Figure 5c shows the probability density function of lead in different years. The peak of each curve is showing the mean value of the particular year. From the graph, it is quite clear that the mean value of a lead for the year 2015 is more than the previous years. The R square value of the mean of these pdfs is 0.9 which shows that the biasness is only 10 %. Figure 5b represented long-term trend of lead from 2008 to 2030 on the basis of probability distribution function.
Nickel analysis
Nickel in groundwater samples of study area varied between 0.001 and 0.019 mg/l. It shows that all the samples have the nickel value within the permissible limit that is 0.20 mg/l (WHO 2011). Figure 6a shows the spatial variability in nickel. The green color in the map indicates that the samples in this area have nickel within the permissible limit. The maximum concentration of nickel in the area is indicated by purple color in a map having nickel value 0.015–0.018 mg/l.
The peak of each curve in Fig. 6c shows the mean value of nickel in the respective year. From the graph, it is quite clear that the value of nickel for the year 2015 is more than 2010. After the statistical analysis, it is clear that there is only 10 % biasness form the original value shown in Fig. 6b that is represented long-term trend of nickel from 2008 to 2030 on the basis of probability distribution function.
Arsenic analysis
Arsenic in groundwater samples varied from 0 to 25 ppb. The permissible limit of arsenic by WHO is 10 ppb. In most of the samples, arsenic is absent. GIS analysis of the spatial variability in arsenic indicates groundwater having no arsenic.
Figure 7a shows the spatial variability in arsenic. Yellow color in the map indicates that the samples in this area have no arsenic. The area covering green color indicates that arsenic value is between 4 and 10 ppb. The area of high concentration of arsenic is located at Chak # 196 RB Ghona having arsenic value 25 ppb and indicated by purple color. The area nearer to this point having arsenic value is more than the permissible limit.

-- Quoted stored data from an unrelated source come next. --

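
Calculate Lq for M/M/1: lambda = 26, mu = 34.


rho = 26/34; Lq = rho^2/(1-rho) = 2.49

2.49


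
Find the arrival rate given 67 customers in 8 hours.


lambda = total arrivals / time = 67 / 8 = 8.38 per hour

8.38 per hour


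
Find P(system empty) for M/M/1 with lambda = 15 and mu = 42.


P0 = 1 - rho = 1 - 15/42 = 0.6429

0.6429


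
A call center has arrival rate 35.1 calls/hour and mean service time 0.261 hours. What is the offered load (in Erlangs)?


Offered load a = lambda * E[S] = 35.1 * 0.261 = 9.16 Erlangs

9.16 Erlangs


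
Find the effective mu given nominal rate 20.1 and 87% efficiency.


Effective rate = mu * efficiency = 20.1 * 0.87 = 17.49 per hour

17.49 per hour


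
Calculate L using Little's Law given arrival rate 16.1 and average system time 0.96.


L = lambda * W = 16.1 * 0.96 = 15.46

15.46


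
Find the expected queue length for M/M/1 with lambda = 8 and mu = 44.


rho = 8/44; Lq = rho^2/(1-rho) = 0.04

0.04


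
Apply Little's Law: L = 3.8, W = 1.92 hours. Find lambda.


lambda = L / W = 3.8 / 1.92 = 1.98 per hour

1.98 per hour


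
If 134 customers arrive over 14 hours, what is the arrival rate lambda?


lambda = total arrivals / time = 134 / 14 = 9.57 per hour

9.57 per hour


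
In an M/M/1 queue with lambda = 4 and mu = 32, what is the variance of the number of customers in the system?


rho = 4/32; Var(N) = rho/(1-rho)^2 = 0.16

0.16


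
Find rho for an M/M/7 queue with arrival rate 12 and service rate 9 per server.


rho = lambda/(c*mu) = 12/(7*9) = 0.1905

0.1905


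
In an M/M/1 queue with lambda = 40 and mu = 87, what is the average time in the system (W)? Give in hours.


W = 1/(mu - lambda) = 1/(87 - 40) = 0.0213 hours

0.0213 hours


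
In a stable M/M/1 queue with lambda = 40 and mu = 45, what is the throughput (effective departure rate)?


For a stable queue (lambda < mu), throughput = lambda = 40 per hour

40 per hour


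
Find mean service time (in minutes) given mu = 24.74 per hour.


Mean service time = 60/mu = 60/24.74 = 2.43 minutes

2.43 minutes


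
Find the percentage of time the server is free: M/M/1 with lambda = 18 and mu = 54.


Idle fraction = (1 - rho) * 100 = (1 - 18/54) * 100 = 66.7%

66.7%


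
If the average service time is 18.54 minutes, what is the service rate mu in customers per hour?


mu = 60 / avg_service_time = 60 / 18.54 = 3.24 per hour

3.24 per hour


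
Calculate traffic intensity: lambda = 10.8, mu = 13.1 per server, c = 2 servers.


rho = lambda / (c * mu) = 10.8 / (2 * 13.1) = 0.4122

0.4122


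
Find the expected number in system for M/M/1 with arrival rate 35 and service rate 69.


rho = 35/69; L = rho/(1-rho) = 1.03

1.03


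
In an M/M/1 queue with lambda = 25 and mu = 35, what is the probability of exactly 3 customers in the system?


rho = 25/35; P(n) = (1-rho)*rho^n = (1-25/35)*(25/35)^3 = 0.1041

0.1041


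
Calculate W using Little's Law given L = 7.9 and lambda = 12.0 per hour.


W = L / lambda = 7.9 / 12.0 = 0.6583 hours

0.6583 hours


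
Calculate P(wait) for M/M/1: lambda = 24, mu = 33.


P(wait) = rho = lambda/mu = 24/33 = 0.7273

0.7273


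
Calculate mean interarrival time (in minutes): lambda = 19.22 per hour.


Mean interarrival time = 60/lambda = 60/19.22 = 3.12 minutes

3.12 minutes


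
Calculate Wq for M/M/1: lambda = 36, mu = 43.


rho = 36/43; Wq = rho/(mu - lambda) = 0.1196 hours

0.1196 hours


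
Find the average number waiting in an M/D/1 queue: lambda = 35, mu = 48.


M/D/1: Lq = rho^2 / (2*(1-rho)) where rho = 35/48; Lq = 0.98

0.98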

Figure 7c shows the probability density function of arsenic for the year 2010–15. There are only two peak curves for the year 2014–15, because in rest of the year, its value is almost negligible. The number of industries in this zone is increasing, so the arsenic value is becoming more dangerous and it is a serious threat for future, as shown in Fig. 7b.
Fluoride analysis
Drinking water is the main source of fluoride intake. Favorable concentration in water is 1 mg/l; however, greater than 1.5 mg/l is linked to dental fluorosis and also to cancer. Fluoride in groundwater samples varied from 0 to 2.0 mg/l. Most of the samples have the fluoride value within the permissible limit. The GIS analysis of the spatial variability in fluoride indicates that major area has the groundwater which has fluoride near to permissible limit.
Figure 8a shows the spatial variability in fluoride. Green and pink colors in the map indicate that the samples in this area have fluoride within the permissible limits. The area of high concentration of fluoride is indicated by purple color having fluoride value that is more than the permissible limit.
The long-term trend of fluoride, as shown in Fig. 8b, represents that the concentration of fluoride is increasing gradually and it is very harmful to the human health specially for dental problems, such as mottling of teeth and bending of the spinal cord (Singh et al. 2014).